Women’s cancers are a real concern today. More than 50,000 women are diagnosed with breast cancer each year, while about 5,000 cases of ovarian and resusc have had cancer and 3,000 cases of cervical cancer. Every woman can be involved throughout her life. WNSF takes stock of these specific cancers and their different treatments.

Several specifically female cancers

When we talk about female cancers, it is mainly ovarian and fallopian cancers, uterine cancer and breast cancer.

They are added to the list of many cancers that can affect men and women, such as lung cancer but also colorectal cancer, which affects more than 40,000 people each year. Moreover, it is important to know that men can also report breast cancer (CSH), a rare condition that affects less than 1% of male cancers and 1% of mixed cancers.

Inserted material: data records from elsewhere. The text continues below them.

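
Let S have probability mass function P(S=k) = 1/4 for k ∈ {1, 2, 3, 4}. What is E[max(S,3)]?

E[max(S,3)] = Σ max(s,3)·P(S=s)
 = 3·1/4 + 3·1/4 + 3·1/4 + 4·1/4
 = 3/4 + 3/4 + 3/4 + 1
 = 13/4

3.25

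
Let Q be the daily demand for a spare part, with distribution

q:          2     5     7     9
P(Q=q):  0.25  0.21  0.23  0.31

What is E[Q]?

5.95

E[Q] = Σ q·P(Q=q)
 = 2·0.25 + 5·0.21 + 7·0.23 + 9·0.31
 = 0.5 + 1.05 + 1.61 + 2.79
 = 5.95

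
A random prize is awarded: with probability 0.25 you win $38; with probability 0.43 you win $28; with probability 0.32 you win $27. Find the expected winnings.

30.18

E[payout] = 38·0.25 + 28·0.43 + 27·0.32
 = 9.5 + 12.04 + 8.64
 = 30.18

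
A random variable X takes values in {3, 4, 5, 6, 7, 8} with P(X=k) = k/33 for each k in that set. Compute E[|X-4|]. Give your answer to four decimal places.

2.2121

E[|X-4|] = Σ |x-4|·P(X=x)
 = 1·1/11 + 0·4/33 + 1·5/33 + 2·2/11 + 3·7/33 + 4·8/33
 = 1/11 + 0 + 5/33 + 4/11 + 7/11 + 32/33
 = 73/33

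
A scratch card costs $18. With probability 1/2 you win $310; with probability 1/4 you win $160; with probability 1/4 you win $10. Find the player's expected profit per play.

E[payout] = 310·1/2 + 160·1/4 + 10·1/4
 = 155 + 40 + 5/2
 = 395/2
Net = 395/2 - 18 = 359/2

179.5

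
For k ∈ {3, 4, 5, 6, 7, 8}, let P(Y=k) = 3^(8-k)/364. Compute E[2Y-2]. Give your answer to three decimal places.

4.984

E[2Y-2] = Σ (2y-2)·P(Y=y)
 = 4·243/364 + 6·81/364 + 8·27/364 + 10·9/364 + 12·3/364 + 14·1/364
 = 243/91 + 243/182 + 54/91 + 45/182 + 9/91 + 1/26
 = 907/182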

The number to remember? The very significant increase in the number of cases of breast cancer, in the order of 138%. Helping cancer research then becomes a no-brainer.

Screening for female cancers

These female cancers are now more or less well detected. For example, when it is concerned with breast cancer, mammograms and palpations now allow many women to be managed extremely early in the disease and thus hope for a cure.

For the cervix, it is thanks to the smear that your gynecologist can detect a disorder very early on. But for ovarian cancer, the signs often go unnoticed and are limited to lower abdomen pain and small bleeding. More difficult to detect, this cancer is often diagnosed late.

It is therefore interesting to visit your gynecologist very regularly, even if you do not feel any discomfort or pain. From the beginning of your sex life, an annual appointment is recommended or at least every 18 months.

Treatments advance thanks to research

Prevention remains the best treatment: regular sports activity (about 3 hours per week) and a healthy lifestyle are excellent bases. But as you can imagine, this is not enough and no woman is immune to female cancer.

The Curie Institute has been developing new personalized cancer treatments for many years that better target tumours and also provide a better understanding of cancer, such as immunotherapy and proton therapy.

You can help research by donating to the Curie Institute, either by cheque, online, by SMS or monthly. You will then receive a tax receipt that will allow you to benefit from a tax reduction.

Becoming a patron can be as simple as donating five to a few tens of euros. You help research while optimizing your tax: a win-win action that it would be a shame not to consider.